# Garage Door opener cable/chain binding



## Just Bill (Dec 21, 2008)

Not sure what you are describing??? The carriage is the part that connects to the door. I have some really old openers but that part has never been an issue. The chain should be tightened so there is maybe 1/2-3/4" slack in the chain. It should not droop below the rail.


----------



## Ron6519 (Mar 28, 2007)

The carraige sides along the rail. If the chain is properly tensioned it should ride about 1/2" above the rail. Did you check to see if the rail is properly attached to the motor head. If it's raised on one side or not tight to the head, it might explain the sproket stripping.
Another issue is the track. If it's bowed, then the two sprokets(front and rear) won't be on the same plane. Also check the front sproket for proper attachment. If the track is twisted, it will affect the sproket alignment.
Ron


----------



## afollower (Jan 27, 2009)

Thanks for the replies! I'm sorry... I was speaking about the *trolly* and said _carriage_. There is an inner trolly and an outer trolly that connect as one when not in manual. The cable connects to the inner trolly and then around the idler pulley. Then they have the cable going along the rail and *between or through the inner and outer trolley* to the sprocket and then back to the inner trolley on the other side to tighten the slack out of the chain. I have always worked with belt or screw drives and not a chain drive, which is a little different. I have the chain tightened to 1/2 inch up from the bottom of the rail.

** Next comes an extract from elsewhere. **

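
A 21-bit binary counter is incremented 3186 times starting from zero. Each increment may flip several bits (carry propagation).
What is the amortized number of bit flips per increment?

Bit i flips on every 2^i-th increment, so over 3186 increments bit i flips floor(3186/2^i) times. Summing over i: total flips < 2 * 3186. Amortized: < 2 = O(1) per increment.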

I found the manual for this Sears unit on the web and it appears that the cable/chain *should not go between the inner and outer trolley* but along the outside of the trolley and down the rail, yet this is how my friends GDO is assembled--going through the trolley. Everytime the cable to chain connection gets to the trolley it hangs up or disengages it to manual. Am I correct in assuming that the cable/chain should run on the outside of the trolley (opposite side of where it connects to the inner trolley) and along the rail??

If I lived closer to my friend I would take a picture for you. Your help is greatly appreciated.


----------



## afollower (Jan 27, 2009)

Well DIY-ers that was the problem! Whoever installed the opener ran the cable/chain through the trolley when it should have been outside the trolley. My friend said that they never had a problem with it as far as they could remember and that is just plain remarkable to me. I re-ran the cable/chain and it works like new--or better than new!!! Thanks for the help.


----------